I would like to make a script (using awk) that parses all files containing this kind of data and that will produce an output file containing all hotels only once and sorted by towns.

Many thanks for your help and keep up the good work.
Cheers,
Fred

Scrutinizer · March 22, 2016, 3:00pm

A Quick way using a semicolon as record separator only works if the are no semicolons in the text, otherwise use a character that does not occur in the text..
The lines between the input records need to be completely empty, there can be no spaces. Try:

awk '{$1=$1}1' FS='\n' OFS=\; RS= infile | sort -t\; -k3,3 -u | awk '{$1=$1}1' ORS='\n\n' FS=\; OFS='\n'

if your sort combines -u with the -k option

--
Otherwise:

awk '{$1=$1}1' FS='\n' OFS=\; RS= infile | sort -t\; -k3,3 | awk '!A[$3=$3]++' ORS='\n\n' FS=\; OFS='\n'

RudiC · March 22, 2016, 3:04pm

Are hotels with same name in two or more towns possible?
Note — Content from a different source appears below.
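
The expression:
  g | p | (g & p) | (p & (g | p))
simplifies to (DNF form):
g | p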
Try

sort -t\; -k3,3 -k5,5 -u

, then.

Scrutinizer · March 22, 2016, 3:11pm

Good point, or likewise with the second approach:

.... | sort -t\; -k3,3 -k5,5 | awk '!A[$3=$3, $5]++' ORS='\n\n' FS=\; OFS='\n'

Aia · March 23, 2016, 2:45am

perl -00 -alnF'\n' -e '@{$h{"$F[2]$F[4]"}}=@F; END{for(sort {$h{$a}->[4] cmp $h{$b}->[4]} keys %h){print join "\n", @{$h{$_}}}}' freddie50.hotels

21/03
Hotel:
The Bush Hotel
Nice Street
Farnham
UK
Tel:+44-xxxxxx
Rate: 90

22/03
Hotel:
The Bear Hotel
Honey Street
Woodstock
UK
Tel:+44-xxxxxx
Rate: 100